>I liked this article in today’s harvard business review http://s.hbr.org/aw8ePX
It’s an area that is sometimes overlooked when leadership is talked about. I’m talking about conflict capability. The leader is responsible for overseeing the dynamics of the team or group they are leading and this doesn’t always mean making sure everything is hunky dory all the time. It includes ensuring that there can be conflict in the team.
Years ago, when I was co-working as a family therapist, one of my colleagues said something about assessing whether the family was ‘conflict capable’. I met with some families who really knew how to row, and as a newbie, I imagined that those would be the families who were doomed to years of misery or who would be the most challenging to work with. Not at all. They were the families who had an ability to get everything out on the table, to examine difference, to be with their passions and emotions. The quieter families, who never raised a cross word, who constantly smiled at each other (though on reflection, they were only smiling with their mouths, not their eyes) were the ones where you could feel the underlying frustrations they had with each other when you walked in the room, but nothing was ever said. We all know that feeling of walking into a group of people and you just sense some kind of irritation or discord, but nothing is ever spoken-that’s your limbic system picking that up. Things that really need to be said just don’t get said; they go underground.
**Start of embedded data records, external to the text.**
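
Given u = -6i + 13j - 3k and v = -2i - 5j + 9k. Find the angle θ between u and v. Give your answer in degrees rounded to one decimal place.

u · v = (-6)·(-2) + 13·(-5) + (-3)·9 = 12 - 65 - 27 = -80
|u|² = 36 + 169 + 9 = 214,  |u| = √214 ≈ 14.628739
|v|² = 4 + 25 + 81 = 110,  |v| = √110 ≈ 10.488088
cos θ = -80 / (14.628739 · 10.488088) ≈ -0.52142
θ = arccos(-0.52142) ≈ 121.4°

121.4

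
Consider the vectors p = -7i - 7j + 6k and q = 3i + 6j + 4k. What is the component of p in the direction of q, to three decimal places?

p · q = (-7)·3 + (-7)·6 + 6·4 = -21 - 42 + 24 = -39
|q| = √(9 + 36 + 16) = √61 ≈ 7.8102
comp_q p = -39 / √61 ≈ -4.993

-4.993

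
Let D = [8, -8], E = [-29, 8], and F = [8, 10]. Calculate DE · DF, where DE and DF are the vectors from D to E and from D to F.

DE = E − D = (-37, 16)
DF = F − D = (0, 18)
DE · DF = (-37)·0 + 16·18 = 0 + 288 = 288

288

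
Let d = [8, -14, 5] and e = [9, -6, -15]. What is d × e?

i: (-14)·(-15) - 5·(-6) = 210 - (-30) = 240
j: 5·9 - 8·(-15) = 45 - (-120) = 165
k: 8·(-6) - (-14)·9 = -48 - (-126) = 78
d × e = (240, 165, 78)

(240, 165, 78)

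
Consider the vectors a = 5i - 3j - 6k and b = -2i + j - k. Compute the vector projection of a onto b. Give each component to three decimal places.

(2.333, -1.167, 1.167)

a · b = 5·(-2) + (-3)·1 + (-6)·(-1) = -10 - 3 + 6 = -7
|b|² = 4 + 1 + 1 = 6
proj_b a = (-7/6) · (-2, 1, -1) ≈ (2.333, -1.167, 1.167)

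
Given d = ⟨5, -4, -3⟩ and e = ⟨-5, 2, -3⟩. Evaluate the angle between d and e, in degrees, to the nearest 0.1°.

123.4

d · e = 5·(-5) + (-4)·2 + (-3)·(-3) = -25 - 8 + 9 = -24
|d|² = 25 + 16 + 9 = 50,  |d| = √50 ≈ 7.071068
|e|² = 25 + 4 + 9 = 38,  |e| = √38 ≈ 6.164414
cos θ = -24 / (7.071068 · 6.164414) ≈ -0.55060
θ = arccos(-0.55060) ≈ 123.4°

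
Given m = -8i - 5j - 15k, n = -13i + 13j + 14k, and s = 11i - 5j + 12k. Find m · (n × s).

n × s:
i: 13·12 - 14·(-5) = 156 - (-70) = 226
j: 14·11 - (-13)·12 = 154 - (-156) = 310
k: (-13)·(-5) - 13·11 = 65 - 143 = -78
n × s = (226, 310, -78)
m · (n × s) = (-8)·226 + (-5)·310 + (-15)·(-78) = -1808 - 1550 + 1170 = -2188

-2188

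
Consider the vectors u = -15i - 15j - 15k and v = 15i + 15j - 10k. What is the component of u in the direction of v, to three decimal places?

u · v = (-15)·15 + (-15)·15 + (-15)·(-10) = -225 - 225 + 150 = -300
|v| = √(225 + 225 + 100) = √550 ≈ 23.4521
comp_v u = -300 / √550 ≈ -12.792

-12.792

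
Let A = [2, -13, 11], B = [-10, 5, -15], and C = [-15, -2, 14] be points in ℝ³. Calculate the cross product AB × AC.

AB = (-12, 18, -26)
AC = (-17, 11, 3)
i: 18·3 - (-26)·11 = 54 - (-286) = 340
j: (-26)·(-17) - (-12)·3 = 442 - (-36) = 478
k: (-12)·11 - 18·(-17) = -132 - (-306) = 174
AB × AC = (340, 478, 174)

(340, 478, 174)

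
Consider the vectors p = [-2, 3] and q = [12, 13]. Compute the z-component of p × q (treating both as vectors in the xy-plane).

(-2)·13 - 3·12 = -26 - 36 = -62

-62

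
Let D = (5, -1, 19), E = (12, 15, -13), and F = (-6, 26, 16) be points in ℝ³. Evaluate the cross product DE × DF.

(816, 373, 365)

DE = (7, 16, -32)
DF = (-11, 27, -3)
i: 16·(-3) - (-32)·27 = -48 - (-864) = 816
j: (-32)·(-11) - 7·(-3) = 352 - (-21) = 373
k: 7·27 - 16·(-11) = 189 - (-176) = 365
DE × DF = (816, 373, 365)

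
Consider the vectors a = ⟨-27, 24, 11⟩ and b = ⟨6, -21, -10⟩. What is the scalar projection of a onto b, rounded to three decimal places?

a · b = (-27)·6 + 24·(-21) + 11·(-10) = -162 - 504 - 110 = -776
|b| = √(36 + 441 + 100) = √577 ≈ 24.0208
comp_b a = -776 / √577 ≈ -32.305

-32.305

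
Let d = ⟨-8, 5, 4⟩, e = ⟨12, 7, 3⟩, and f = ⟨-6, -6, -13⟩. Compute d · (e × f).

e × f:
i: 7·(-13) - 3·(-6) = -91 - (-18) = -73
j: 3·(-6) - 12·(-13) = -18 - (-156) = 138
k: 12·(-6) - 7·(-6) = -72 - (-42) = -30
e × f = (-73, 138, -30)
d · (e × f) = (-8)·(-73) + 5·138 + 4·(-30) = 584 + 690 - 120 = 1154

1154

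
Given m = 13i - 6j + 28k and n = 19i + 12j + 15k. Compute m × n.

i: (-6)·15 - 28·12 = -90 - 336 = -426
j: 28·19 - 13·15 = 532 - 195 = 337
k: 13·12 - (-6)·19 = 156 - (-114) = 270
m × n = (-426, 337, 270)

(-426, 337, 270)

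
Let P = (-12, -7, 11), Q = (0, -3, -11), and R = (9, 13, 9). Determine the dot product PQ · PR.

376

PQ = Q − P = (12, 4, -22)
PR = R − P = (21, 20, -2)
PQ · PR = 12·21 + 4·20 + (-22)·(-2) = 252 + 80 + 44 = 376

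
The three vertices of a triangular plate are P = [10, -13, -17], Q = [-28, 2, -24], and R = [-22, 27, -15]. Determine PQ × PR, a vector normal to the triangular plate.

PQ = (-38, 15, -7)
PR = (-32, 40, 2)
i: 15·2 - (-7)·40 = 30 - (-280) = 310
j: (-7)·(-32) - (-38)·2 = 224 - (-76) = 300
k: (-38)·40 - 15·(-32) = -1520 - (-480) = -1040
PQ × PR = (310, 300, -1040)

(310, 300, -1040)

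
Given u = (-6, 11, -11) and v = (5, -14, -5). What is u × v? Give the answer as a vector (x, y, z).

(-209, -85, 29)

i: 11·(-5) - (-11)·(-14) = -55 - 154 = -209
j: (-11)·5 - (-6)·(-5) = -55 - 30 = -85
k: (-6)·(-14) - 11·5 = 84 - 55 = 29
u × v = (-209, -85, 29)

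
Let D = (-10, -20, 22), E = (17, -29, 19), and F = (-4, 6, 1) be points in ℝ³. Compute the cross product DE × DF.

(267, 549, 756)

DE = (27, -9, -3)
DF = (6, 26, -21)
i: (-9)·(-21) - (-3)·26 = 189 - (-78) = 267
j: (-3)·6 - 27·(-21) = -18 - (-567) = 549
k: 27·26 - (-9)·6 = 702 - (-54) = 756
DE × DF = (267, 549, 756)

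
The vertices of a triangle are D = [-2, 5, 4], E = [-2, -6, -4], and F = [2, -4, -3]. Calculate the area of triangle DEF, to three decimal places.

DE = (0, -11, -8),  DF = (4, -9, -7)
i: (-11)·(-7) - (-8)·(-9) = 77 - 72 = 5
j: (-8)·4 - 0·(-7) = -32 - 0 = -32
k: 0·(-9) - (-11)·4 = 0 - (-44) = 44
DE × DF = (5, -32, 44)
|DE × DF| = √2985 ≈ 54.6352
area = ½ · 54.6352 ≈ 27.318

27.318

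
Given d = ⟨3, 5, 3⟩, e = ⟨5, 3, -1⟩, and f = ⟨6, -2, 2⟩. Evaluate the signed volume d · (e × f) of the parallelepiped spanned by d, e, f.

e × f:
i: 3·2 - (-1)·(-2) = 6 - 2 = 4
j: (-1)·6 - 5·2 = -6 - 10 = -16
k: 5·(-2) - 3·6 = -10 - 18 = -28
e × f = (4, -16, -28)
d · (e × f) = 3·4 + 5·(-16) + 3·(-28) = 12 - 80 - 84 = -152

-152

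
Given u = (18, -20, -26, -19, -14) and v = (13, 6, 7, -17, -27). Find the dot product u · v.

633

u · v = 18·13 + (-20)·6 + (-26)·7 + (-19)·(-17) + (-14)·(-27) = 234 - 120 - 182 + 323 + 378 = 633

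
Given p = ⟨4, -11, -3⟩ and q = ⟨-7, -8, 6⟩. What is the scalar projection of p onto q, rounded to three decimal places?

3.441

p · q = 4·(-7) + (-11)·(-8) + (-3)·6 = -28 + 88 - 18 = 42
|q| = √(49 + 64 + 36) = √149 ≈ 12.2066
comp_q p = 42 / √149 ≈ 3.441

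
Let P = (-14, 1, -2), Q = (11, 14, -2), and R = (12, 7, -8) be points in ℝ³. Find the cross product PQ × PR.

PQ = (25, 13, 0)
PR = (26, 6, -6)
i: 13·(-6) - 0·6 = -78 - 0 = -78
j: 0·26 - 25·(-6) = 0 - (-150) = 150
k: 25·6 - 13·26 = 150 - 338 = -188
PQ × PR = (-78, 150, -188)

(-78, 150, -188)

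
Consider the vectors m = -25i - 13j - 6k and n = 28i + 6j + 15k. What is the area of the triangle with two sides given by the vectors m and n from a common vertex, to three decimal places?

i: (-13)·15 - (-6)·6 = -195 - (-36) = -159
j: (-6)·28 - (-25)·15 = -168 - (-375) = 207
k: (-25)·6 - (-13)·28 = -150 - (-364) = 214
m × n = (-159, 207, 214)
|m × n| = √((-159)² + 207² + 214²) = √113926 ≈ 337.5293
area = ½ · 337.5293 ≈ 168.765

168.765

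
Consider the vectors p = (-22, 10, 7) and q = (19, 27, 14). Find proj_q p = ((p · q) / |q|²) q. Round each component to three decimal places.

p · q = (-22)·19 + 10·27 + 7·14 = -418 + 270 + 98 = -50
|q|² = 361 + 729 + 196 = 1286
proj_q p = (-50/1286) · (19, 27, 14) ≈ (-0.739, -1.050, -0.544)

(-0.739, -1.050, -0.544)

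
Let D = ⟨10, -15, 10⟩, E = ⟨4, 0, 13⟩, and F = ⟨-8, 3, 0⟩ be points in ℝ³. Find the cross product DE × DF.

DE = (-6, 15, 3)
DF = (-18, 18, -10)
i: 15·(-10) - 3·18 = -150 - 54 = -204
j: 3·(-18) - (-6)·(-10) = -54 - 60 = -114
k: (-6)·18 - 15·(-18) = -108 - (-270) = 162
DE × DF = (-204, -114, 162)

(-204, -114, 162)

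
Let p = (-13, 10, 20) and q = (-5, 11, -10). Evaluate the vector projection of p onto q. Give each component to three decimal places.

p · q = (-13)·(-5) + 10·11 + 20·(-10) = 65 + 110 - 200 = -25
|q|² = 25 + 121 + 100 = 246
proj_q p = (-25/246) · (-5, 11, -10) ≈ (0.508, -1.118, 1.016)

(0.508, -1.118, 1.016)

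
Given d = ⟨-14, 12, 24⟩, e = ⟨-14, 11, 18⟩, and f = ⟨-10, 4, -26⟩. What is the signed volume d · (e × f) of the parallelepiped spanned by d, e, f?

e × f:
i: 11·(-26) - 18·4 = -286 - 72 = -358
j: 18·(-10) - (-14)·(-26) = -180 - 364 = -544
k: (-14)·4 - 11·(-10) = -56 - (-110) = 54
e × f = (-358, -544, 54)
d · (e × f) = (-14)·(-358) + 12·(-544) + 24·54 = 5012 - 6528 + 1296 = -220

-220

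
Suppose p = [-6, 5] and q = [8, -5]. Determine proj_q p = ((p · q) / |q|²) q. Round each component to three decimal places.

(-6.562, 4.101)

p · q = (-6)·8 + 5·(-5) = -48 - 25 = -73
|q|² = 64 + 25 = 89
proj_q p = (-73/89) · (8, -5) ≈ (-6.562, 4.101)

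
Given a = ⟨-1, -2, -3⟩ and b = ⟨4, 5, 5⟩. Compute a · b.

a · b = (-1)·4 + (-2)·5 + (-3)·5 = -4 - 10 - 15 = -29

-29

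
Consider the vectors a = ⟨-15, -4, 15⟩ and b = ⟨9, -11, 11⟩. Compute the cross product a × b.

i: (-4)·11 - 15·(-11) = -44 - (-165) = 121
j: 15·9 - (-15)·11 = 135 - (-165) = 300
k: (-15)·(-11) - (-4)·9 = 165 - (-36) = 201
a × b = (121, 300, 201)

(121, 300, 201)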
One of the key bits of that HBR article is where it says that a big part of the job of the leader, the director of the film in this case, is to create enough trust where conflict can come out. Naturally, I’m not suggesting that we go around all day picking fights with each other. Neither would I suggest that we go out of our way, as leaders, to generate personal animosity amongst our teams. Far from it, in fact, there is far too much interpersonal violence in our lives as it is. The kind of conflict I’m suggesting is the kind where ‘what needs to get said, gets said’. It is important that we ensure that this does not become an excuse for bad behaviour, though. I’ve had someone say that to me as a justification for what I viewed as inexcusable rudeness and bullying of colleagues. But sure enough, there is plenty that needs to get said in our teams and groups that will forge stronger working relationships and allow us to really work collaboratively.